At some point during your quest to figure out if homeschool was the right choice for your children, you probably typed the question, “what is the best homeschool curriculum” into Google. But as smart as Google may be, it cannot know the dynamics and nuances of your family. It doesn’t know why you’re looking into homeschool – if you have a child who struggles in math or spelling, if you’re looking to incorporate a Biblical worldview into their education, if your family travels frequently for competitive soccer tournaments, or if one of your kids has an attention issue and could benefit from a more involved, one-on-one style of education. So, while there are lots of options when it comes to curriculum, there are really only a handful of homeschool styles to choose from. And choosing the right one for your family can be tricky.
We’ve broken down the options into four basic categories to help you navigate what’s out there to choose from.
School at Home, a Parent-Led Homeschool Approach
If you decide on a parent-led homeschool approach, you will be taking on the incredible role of “teacher” in your child’s life. If you’re brand new to homeschool, it can be overwhelming at first, but over time, you will find a comfortable routine. You’ll discover how to stay organized by using the tools that work best to fit your needs.
For example, some parents would prefer to have the lesson plans and teacher editions provided to keep them on track. Some like to have teaching aids to keep their kids engaged. Regardless of the additions to the basic textbooks and grading guides, a parent-led approach to homeschool is what most people think of when they hear the word “homeschool.” You will be investing time in planning, teaching, and grading, just like a teacher would. Only, you will be able to make your own schedule, avoid a commute, spend quality time with your children, and make your living room or your backyard into your classroom.
Video Lessons and Virtual Homeschool
Video lessons are great for many reasons. Single-subject videos work well if there are subjects you don’t feel comfortable leading. For example, if math is a weak spot for you, you can rely on virtual teachers to do the heavy lifting. But issues with single subjects are not the only reasons parents utilize video. It’s also becoming more and more popular to virtual homeschool for the entire year and for every subject.
For families who travel frequently – like missionaries, military families, or even just plain life-travel for baseball games or ballet – video lessons and virtual homeschool are life-savers. Some people call it “roadschooling” because it can be done on DVD players or iPads in the car. In the Abeka curriculum, we offer an “independent study” path, where the timeline for completing coursework is not an issue for families who need extra flexibility.

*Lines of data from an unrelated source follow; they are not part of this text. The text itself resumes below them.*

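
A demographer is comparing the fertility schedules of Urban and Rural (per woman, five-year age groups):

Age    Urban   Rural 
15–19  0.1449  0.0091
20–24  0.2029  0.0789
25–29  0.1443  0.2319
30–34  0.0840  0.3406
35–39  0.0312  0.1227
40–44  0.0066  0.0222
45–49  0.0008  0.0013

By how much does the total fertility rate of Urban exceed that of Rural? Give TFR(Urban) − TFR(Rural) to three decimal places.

-0.960

Urban:
  Sum of ASFRs = 0.1449 + 0.2029 + 0.1443 + 0.0840 + 0.0312 + 0.0066 + 0.0008 = 0.6147
  TFR = 5 × 0.6147 = 3.0735
Rural:
  Sum of ASFRs = 0.0091 + 0.0789 + 0.2319 + 0.3406 + 0.1227 + 0.0222 + 0.0013 = 0.8067
  TFR = 5 × 0.8067 = 4.0335
Difference = 3.0735 − 4.0335 = -0.96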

The simplicity of having all the lessons pre-recorded, rewindable, and simply paused when a break is needed makes this style of homeschool even more flexible than usual. The teachers do all the work, and as the parent, your role is to make sure all the testing, quizzing, and preparation is getting done.
Eclectic “Flexible” Homeschool
Eclectic means you get to hand-pick every piece of your children’s academics. By selecting each piece of curriculum carefully, you can customize their education to be exactly what you want it to be.
However, choosing each piece of curriculum is a challenge in itself, and it can prove to be overwhelming in comparison to an all-inclusive option like Abeka Academy or a parent-led kit. Some eclectic families mirror a traditional school year, and others choose to school year-round. For example, in this recent blog, homeschool mom Elizabeth Kidd walks through how she selects each subject for her four children and how they tackle the year. Her family does school year-round, focusing on science and social studies in the summer, with a heavier focus on language arts and math throughout the school year. And she uses different curriculums for math versus other subjects.
Homeschool Group Co-Ops
As your children grow into teenagers, they will start to take classes like physics and trigonometry. If you’re using a parent-led approach, how will you handle teaching those tough subjects? A homeschool co-op could be the solution. A co-op is when a group of homeschool students get together for the same purpose, such as learning a single subject or even just to hang out socially. A parent who specializes in the topic may lead the lessons or alternate from week to week with other parents who understand the subject matter.
Homeschool co-ops can be utilized in a variety of ways. Some act as mini schools all year long, others meet infrequently and offer enrichment classes or field trips, and sometimes, co-ops are simply used to exchange discounted homeschool materials.
Ask around in your local homeschool community groups and do some online research to find out if there is a co-op that your child could become a part of.
Choosing a homeschool curriculum and style is a decision that affects your entire family. Start by thinking through your goals carefully. Write them out in list form, and consider why you’ve chosen to homeschool in the first place. Which of these methods sounds feasible for your family’s dynamic and lifestyle? The Lord is faithful, and He will give you wisdom to make the right choice. And remember, no matter which path you choose, you can always switch it up and try a different homeschool option to find the best homeschool style to suit your family’s needs.